The Sunny Way : Personal development to change the world

Pronoia discussion #4: Connecting with the sacred, for real

Posted by Sarah Moon
Thursday, February 19, 2009

For the next few Thursdays, we will be discussing Rob Brezsny’s Pronoia is the Antidote for Paranoia: How the Whole World is Conspiring to Shower You with Blessings. Click here to read all the Pronoia posts.

As the season of Lent begins, I wonder how many Christians will be participating simply out of habit. How many will give up chocolate until Easter more for the practical goal of losing weight than for getting closer to a higher power?

The truth is many traditional religious rituals like Lent have become empty for recent generations or, even worse, negative in spirit. Many of us look at Christmas, see materialism run rampant and lose our taste for the whole affair. Yet ritual, in essence, remains a powerful human experience with the ability to cleanse, revive and humble us.
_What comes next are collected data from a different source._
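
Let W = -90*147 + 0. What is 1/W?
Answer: -1/13230 ≈ -7.5586e-5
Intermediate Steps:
W = -13230 (W = -13230 + 0 = -13230)
1/W = 1/(-13230) = -1/13230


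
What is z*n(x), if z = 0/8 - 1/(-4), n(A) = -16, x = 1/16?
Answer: -4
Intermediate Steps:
x = 1/16 ≈ 0.062500
z = ¼ (z = 0*(⅛) - 1*(-¼) = 0 + ¼ = ¼ ≈ 0.25000)
z*n(x) = (¼)*(-16) = -4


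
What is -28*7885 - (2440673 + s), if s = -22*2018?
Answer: -2617057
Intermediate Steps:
s = -44396
-28*7885 - (2440673 + s) = -28*7885 - (2440673 - 44396) = -220780 - 1*2396277 = -220780 - 2396277 = -2617057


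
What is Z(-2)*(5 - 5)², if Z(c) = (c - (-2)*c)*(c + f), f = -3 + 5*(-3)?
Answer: 0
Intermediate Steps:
f = -18 (f = -3 - 15 = -18)
Z(c) = 3*c*(-18 + c) (Z(c) = (c - (-2)*c)*(c - 18) = (c + 2*c)*(-18 + c) = (3*c)*(-18 + c) = 3*c*(-18 + c))
Z(-2)*(5 - 5)² = (3*(-2)*(-18 - 2))*(5 - 5)² = (3*(-2)*(-20))*0² = 120*0 = 0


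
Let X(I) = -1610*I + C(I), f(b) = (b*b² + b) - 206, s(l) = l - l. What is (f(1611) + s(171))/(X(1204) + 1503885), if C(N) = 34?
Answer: -4181063536/434521 ≈ -9622.2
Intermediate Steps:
s(l) = 0
f(b) = -206 + b + b³ (f(b) = (b³ + b) - 206 = (b + b³) - 206 = -206 + b + b³)
X(I) = 34 - 1610*I (X(I) = -1610*I + 34 = 34 - 1610*I)
(f(1611) + s(171))/(X(1204) + 1503885) = ((-206 + 1611 + 1611³) + 0)/((34 - 1610*1204) + 1503885) = ((-206 + 1611 + 4181062131) + 0)/((34 - 1938440) + 1503885) = (4181063536 + 0)/(-1938406 + 1503885) = 4181063536/(-434521) = 4181063536*(-1/434521) = -4181063536/434521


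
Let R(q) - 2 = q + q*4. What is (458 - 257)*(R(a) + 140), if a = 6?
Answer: 34572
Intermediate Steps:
R(q) = 2 + 5*q (R(q) = 2 + (q + q*4) = 2 + (q + 4*q) = 2 + 5*q)
(458 - 257)*(R(a) + 140) = (458 - 257)*((2 + 5*6) + 140) = 201*((2 + 30) + 140) = 201*(32 + 140) = 201*172 = 34572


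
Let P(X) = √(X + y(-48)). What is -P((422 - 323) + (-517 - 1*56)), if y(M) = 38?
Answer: -2*I*√109 ≈ -20.881*I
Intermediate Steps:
P(X) = √(38 + X) (P(X) = √(X + 38) = √(38 + X))
-P((422 - 323) + (-517 - 1*56)) = -√(38 + ((422 - 323) + (-517 - 1*56))) = -√(38 + (99 + (-517 - 56))) = -√(38 + (99 - 573)) = -√(38 - 474) = -√(-436) = -2*I*√109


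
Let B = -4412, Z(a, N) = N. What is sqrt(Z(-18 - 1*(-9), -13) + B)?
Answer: 5*I*sqrt(177) ≈ 66.521*I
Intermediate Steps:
sqrt(Z(-18 - 1*(-9), -13) + B) = sqrt(-13 - 4412) = sqrt(-4425) = 5*I*sqrt(177)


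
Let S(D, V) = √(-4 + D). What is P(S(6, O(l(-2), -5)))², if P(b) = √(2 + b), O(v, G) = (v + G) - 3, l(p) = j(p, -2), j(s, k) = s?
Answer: 2 + √2 ≈ 3.4142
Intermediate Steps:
l(p) = p
O(v, G) = -3 + G + v (O(v, G) = (G + v) - 3 = -3 + G + v)
P(S(6, O(l(-2), -5)))² = (√(2 + √(-4 + 6)))² = (√(2 + √2))² = 2 + √2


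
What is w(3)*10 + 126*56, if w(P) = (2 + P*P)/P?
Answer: 21278/3 ≈ 7092.7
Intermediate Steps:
w(P) = (2 + P**2)/P
w(3)*10 + 126*56 = (3 + 2/3)*10 + 126*56 = (3 + 2*(1/3))*10 + 7056 = (3 + 2/3)*10 + 7056 = (11/3)*10 + 7056 = 110/3 + 7056 = 21278/3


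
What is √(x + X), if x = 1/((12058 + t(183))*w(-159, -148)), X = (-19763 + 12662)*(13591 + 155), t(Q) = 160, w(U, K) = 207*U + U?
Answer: I*√996086444028194656161102/101018424 ≈ 9879.8*I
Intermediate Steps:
w(U, K) = 208*U
X = -97610346 (X = -7101*13746 = -97610346)
x = -1/404073696 (x = 1/((12058 + 160)*((208*(-159)))) = 1/(12218*(-33072)) = (1/12218)*(-1/33072) = -1/404073696 ≈ -2.4748e-9)
√(x + X) = √(-1/404073696 - 97610346) = √(-39441773276058817/404073696) = I*√996086444028194656161102/101018424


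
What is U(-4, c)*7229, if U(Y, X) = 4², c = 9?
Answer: 115664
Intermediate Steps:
U(Y, X) = 16
U(-4, c)*7229 = 16*7229 = 115664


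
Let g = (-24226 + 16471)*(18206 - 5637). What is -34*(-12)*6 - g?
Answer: 97475043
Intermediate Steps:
g = -97472595 (g = -7755*12569 = -97472595)
-34*(-12)*6 - g = -34*(-12)*6 - 1*(-97472595) = 408*6 + 97472595 = 2448 + 97472595 = 97475043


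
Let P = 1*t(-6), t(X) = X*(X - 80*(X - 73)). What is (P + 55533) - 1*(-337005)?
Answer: 354654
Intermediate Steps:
t(X) = X*(5840 - 79*X) (t(X) = X*(X - 80*(-73 + X)) = X*(X + (5840 - 80*X)) = X*(5840 - 79*X))
P = -37884 (P = 1*(-6*(5840 - 79*(-6))) = 1*(-6*(5840 + 474)) = 1*(-6*6314) = 1*(-37884) = -37884)
(P + 55533) - 1*(-337005) = (-37884 + 55533) - 1*(-337005) = 17649 + 337005 = 354654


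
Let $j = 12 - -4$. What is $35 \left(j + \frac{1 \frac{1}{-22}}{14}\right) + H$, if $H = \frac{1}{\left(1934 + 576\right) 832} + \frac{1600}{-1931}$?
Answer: $\frac{24798687774041}{44358005120} \approx 559.06$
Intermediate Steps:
$j = 16$ ($j = 12 + 4 = 16$)
$H = - \frac{3341310069}{4032545920}$ ($H = \frac{1}{2510} \cdot \frac{1}{832} + 1600 \left(- \frac{1}{1931}\right) = \frac{1}{2510} \cdot \frac{1}{832} - \frac{1600}{1931} = \frac{1}{2088320} - \frac{1600}{1931} = - \frac{3341310069}{4032545920} \approx -0.82859$)
$35 \left(j + \frac{1 \frac{1}{-22}}{14}\right) + H = 35 \left(16 + \frac{1 \frac{1}{-22}}{14}\right) - \frac{3341310069}{4032545920} = 35 \left(16 + 1 \left(- \frac{1}{22}\right) \frac{1}{14}\right) - \frac{3341310069}{4032545920} = 35 \left(16 - \frac{1}{308}\right) - \frac{3341310069}{4032545920} = 35 \cdot \frac{4927}{308} - \frac{3341310069}{4032545920} = \frac{24635}{44} - \frac{3341310069}{4032545920} = \frac{24798687774041}{44358005120}$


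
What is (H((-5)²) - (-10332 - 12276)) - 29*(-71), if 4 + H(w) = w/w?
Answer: 24664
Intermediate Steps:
H(w) = -3 (H(w) = -4 + w/w = -4 + 1 = -3)
(H((-5)²) - (-10332 - 12276)) - 29*(-71) = (-3 - (-10332 - 12276)) - 29*(-71) = (-3 - 1*(-22608)) + 2059 = (-3 + 22608) + 2059 = 22605 + 2059 = 24664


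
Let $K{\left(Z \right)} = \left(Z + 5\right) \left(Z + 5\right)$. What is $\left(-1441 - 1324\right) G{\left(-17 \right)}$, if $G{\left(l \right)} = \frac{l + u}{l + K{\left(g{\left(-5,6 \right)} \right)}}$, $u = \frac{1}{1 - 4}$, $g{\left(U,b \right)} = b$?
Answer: $\frac{2765}{6} \approx 460.83$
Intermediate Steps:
$K{\left(Z \right)} = \left(5 + Z\right)^{2}$ ($K{\left(Z \right)} = \left(5 + Z\right) \left(5 + Z\right) = \left(5 + Z\right)^{2}$)
$u = - \frac{1}{3}$ ($u = \frac{1}{-3} = - \frac{1}{3} \approx -0.33333$)
$G{\left(l \right)} = \frac{- \frac{1}{3} + l}{121 + l}$ ($G{\left(l \right)} = \frac{l - \frac{1}{3}}{l + \left(5 + 6\right)^{2}} = \frac{- \frac{1}{3} + l}{l + 11^{2}} = \frac{- \frac{1}{3} + l}{l + 121} = \frac{- \frac{1}{3} + l}{121 + l}$)
$\left(-1441 - 1324\right) G{\left(-17 \right)} = \left(-1441 - 1324\right) \frac{- \frac{1}{3} - 17}{121 - 17} = - 2765 \cdot \frac{1}{104} \left(- \frac{52}{3}\right) = \left(-2765\right) \left(- \frac{1}{6}\right) = \frac{2765}{6}$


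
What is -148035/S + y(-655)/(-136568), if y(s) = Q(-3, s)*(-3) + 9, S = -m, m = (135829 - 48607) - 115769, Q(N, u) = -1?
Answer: -5054296611/974651674 ≈ -5.1857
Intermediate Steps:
m = -28547 (m = 87222 - 115769 = -28547)
S = 28547 (S = -1*(-28547) = 28547)
y(s) = 12 (y(s) = -1*(-3) + 9 = 3 + 9 = 12)
-148035/S + y(-655)/(-136568) = -148035/28547 + 12/(-136568) = -148035*1/28547 + 12*(-1/136568) = -148035/28547 - 3/34142 = -5054296611/974651674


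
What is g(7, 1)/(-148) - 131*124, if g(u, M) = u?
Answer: -2404119/148 ≈ -16244.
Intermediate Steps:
g(7, 1)/(-148) - 131*124 = 7/(-148) - 131*124 = 7*(-1/148) - 16244 = -7/148 - 16244 = -2404119/148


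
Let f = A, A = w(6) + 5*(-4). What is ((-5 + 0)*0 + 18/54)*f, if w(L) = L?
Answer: -14/3 ≈ -4.6667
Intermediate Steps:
A = -14 (A = 6 + 5*(-4) = 6 - 20 = -14)
f = -14
((-5 + 0)*0 + 18/54)*f = ((-5 + 0)*0 + 18/54)*(-14) = (-5*0 + 18*(1/54))*(-14) = (0 + 1/3)*(-14) = (1/3)*(-14) = -14/3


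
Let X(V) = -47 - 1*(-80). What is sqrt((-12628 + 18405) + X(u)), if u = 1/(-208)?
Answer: sqrt(5810) ≈ 76.223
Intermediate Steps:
u = -1/208 ≈ -0.0048077
X(V) = 33 (X(V) = -47 + 80 = 33)
sqrt((-12628 + 18405) + X(u)) = sqrt((-12628 + 18405) + 33) = sqrt(5777 + 33) = sqrt(5810)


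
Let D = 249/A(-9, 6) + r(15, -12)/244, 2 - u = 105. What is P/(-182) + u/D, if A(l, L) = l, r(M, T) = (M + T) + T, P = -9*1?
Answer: 283767/75322 ≈ 3.7674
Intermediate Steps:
P = -9
u = -103 (u = 2 - 1*105 = 2 - 105 = -103)
r(M, T) = M + 2*T
D = -20279/732 (D = 249/(-9) + (15 + 2*(-12))/244 = 249*(-⅑) + (15 - 24)*(1/244) = -83/3 - 9*1/244 = -83/3 - 9/244 = -20279/732 ≈ -27.704)
P/(-182) + u/D = -9/(-182) - 103/(-20279/732) = -9*(-1/182) - 103*(-732/20279) = 9/182 + 75396/20279 = 283767/75322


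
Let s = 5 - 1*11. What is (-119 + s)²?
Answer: 15625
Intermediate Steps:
s = -6 (s = 5 - 11 = -6)
(-119 + s)² = (-119 - 6)² = (-125)² = 15625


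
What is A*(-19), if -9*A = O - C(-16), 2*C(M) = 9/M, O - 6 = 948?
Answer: 64467/32 ≈ 2014.6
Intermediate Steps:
O = 954 (O = 6 + 948 = 954)
C(M) = 9/(2*M) (C(M) = (9/M)/2 = 9/(2*M))
A = -3393/32 (A = -(954 - 9/(2*(-16)))/9 = -(954 - 9*(-1)/(2*16))/9 = -(954 - 1*(-9/32))/9 = -(954 + 9/32)/9 = -⅑*30537/32 = -3393/32 ≈ -106.03)
A*(-19) = -3393/32*(-19) = 64467/32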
In Pronoia, Robert Brezsny demonstrates that anyone can make up his or her own ritual: a special dance to welcome the rising sun; a chant for all things that grow on the Spring Equinox; saying your own version of grace before you eat a meal.

Whatever it may be, ritual helps us appreciate that which is sacred in our lives. The stories Brezsny shares and the exercises he describes are all geared toward discovering one’s own sacred things and creating one’s own rituals. While reading Brezsny’s suggestions, I remembered that every evening at 6 when I was about 11, the church bells would ring and I would go sit inside the little lilac bush in our back yard. I think this “ritual” was an appreciation for dusk, my favorite time of day. Pronoia has awoken in me a thirst to bring authentic ritual back into my life, to identify those things I truly consider sacred and find a way of honoring them. Brezsny forces us jaded 21st Centurians to acknowledge that “the world is not enough” and yet it’s exactly what we need to appreciate what’s beyond it.

So I began considering how I could bring ritual into my life today as a 30-year-old woman living in Brooklyn, NY. The ritual couldn’t be around just any arbitrary thing or I wouldn’t take it seriously. The sacred thing that my ritual would show appreciation for would have to be something that I really needed in my life.

After thinking for awhile, I settled on Decomposition as my sacred thing or, in this case, concept. I chose it because I’ve been struggling a lot lately with an inability to let go of past relationships all the way from childhood to present. Recently, I’d felt the whole collective of past hurts and disappointments come roaring back at me as though they were calling out to be put to rest. I think by honoring the physical act of decomposition, I can accept it symbolically in my own life, allowing the past to decompose, to break down and become fertile soil for new growth.

I decided to make a shrine to Decomposition using an ordinary cardboard box. It’s fun to consider what I will put inside this shrine. Dirt in a glass jar. Dried mushrooms hanging from strings. I’ll paint the inside walls black and with brightly colored worms over it. An apple core. Partially disintegrated leaves. Photographs of beetles. Maybe I will decorate the outside top of the box with green and white paper flowers to show how new life grows out of the decomposition. I think the process of creating the shrine alone will be powerful, but showing deference to it at the same time every day for a month or more will be even more powerful.

Just thinking about this makes me feel good which must mean I’m on the right track (instead of the track in which I’ll feel ridiculous and give the whole idea up after two days). As a person who soul-searches but is also very reactionary emotionally, I often find myself making resolutions, then throwing them out when in an emotional state that triggers previous bad habits. But a ritual is a way of bringing consistency into my life, tangibly reminding myself of what I know is ultimately most important and not letting my emotions jerk me around, undoing the realizations I’ve made. This ritual, I hope, will hold me accountable for what I’ve told myself I value.

So I will build my shrine to Decomposition. I will pray to it at the same time each day for a month. I’d love a miracle, to wake up on the first of April as light and unencumbered as my 11-year-old self. But I will settle for a deepened mindfulness and a new appreciation for letting go. I’ll let Brezsny know what I find.